A journey that will hopefully not be a lonesome one, but one that is supported and accompanied by the child’s father; right from the beginning at conception, through the pregnancy, at birth, and onward still. From my 3 months at the women’s hospital, I remember 1 young couple particularly well. The woman was a year younger than me, an American. Her husband on the other hand was British, and he bore a cunning resemblance to Prince Harry. They were married (not the most common of relationship statuses for couples in our delivery suite), presumably Christian, and expecting their first child. The woman was clearly suffering as her contractions came on fast and furious. Everytime she winced in pain, her husband would hold her hand, kiss her, and talk her through it. I heard her say to him softly “Darling, please say a prayer for me and the baby.” And he did. He knelt down and laid both hands on her bump, begging the Lord to help her through the pain and praying for the little one to be safe. As a bystander, I felt so touched to see such love- committed and supportive love, founded in Christ and rooted in prayer. Their experience was so different from some of the others I have witnessed- 16 year old scally kids for example, obviously having a child out of wedlock, a child that both the young mum and dad are completely incapable of looking after. It feels wrong that young children should be having children. The mum obviously has not had any mental preparation for the long, horrifying labour. The dad, on the other hand, is too immature to even bother offering any encouragement to the woman he impregnated, preferring to “go outside for a fag” because he “can’t stand blood.”

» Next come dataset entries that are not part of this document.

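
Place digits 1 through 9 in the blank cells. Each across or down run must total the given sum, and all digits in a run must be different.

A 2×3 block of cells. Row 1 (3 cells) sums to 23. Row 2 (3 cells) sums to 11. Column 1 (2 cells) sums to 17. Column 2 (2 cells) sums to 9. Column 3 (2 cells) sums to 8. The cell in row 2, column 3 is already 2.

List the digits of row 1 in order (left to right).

23 in 3 cells must be {6,8,9}; 17 in 2 cells must be {8,9}.
(1,3) = 8 − 2 = 6 completes the 8 down.
(2,1) = 8: the only remaining digit allowed by both the 11 across and the 17 down.
(2,2) = 11 − 10 = 1 completes the 11 across.
(1,1) = 17 − 8 = 9 completes the 17 down.
(1,2) = 23 − 15 = 8 completes the 23 across.

9 8 6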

Finally, “Children, obey your parents.” (Ephesians 6:1) For you are the manifestation and continuation of their love. Consider the unconditional affection that they have poured out on you. Their lives have been turned upside down and inside out from the day you were conceived. They have sacrificed so much for you- their time, sleep, money, careers, dreams, freedom. Mum and dad were once young, attractive, hip and cool. They used to enjoy a nightlife, hang out with friends, spend money on lavish holidays and cool gadgets. They did whatever they wanted with not a care in the world. Until you arrived. When you arrived, they had to wake up 6 times a night to nurse and comfort you, then they would wake up wearily at a ridiculous 5 am in the morning to get you out of bed. They run after you trying to get you dressed for school, then spend immense effort trying to coax you to eat your breakfast. They stress over childcare arrangements for when they are at work, then spend the whole day at work worrying if you are ok at school. They are anxious when you come home late without ringing, so they call up all your friends to check (thus embarrassing you). They fret over your exam results and worry over whether you will get into the University you want to study the subject you like. They are burdened when you start job hunting, hoping and praying that you succeed in procuring the job of your dreams. They frown and fret over your relationship status, worrying over when you will finally settle down and start a family of your own. Children, remember that your parents have become so “uncool” because they had you. They chose unreserved, self-sacrificial love for you. A love that is a shadow of God’s mind-blowing agape love for us.

Mum and dad, thank you for everything you have done for me.

God, thank you for the parents you have given me.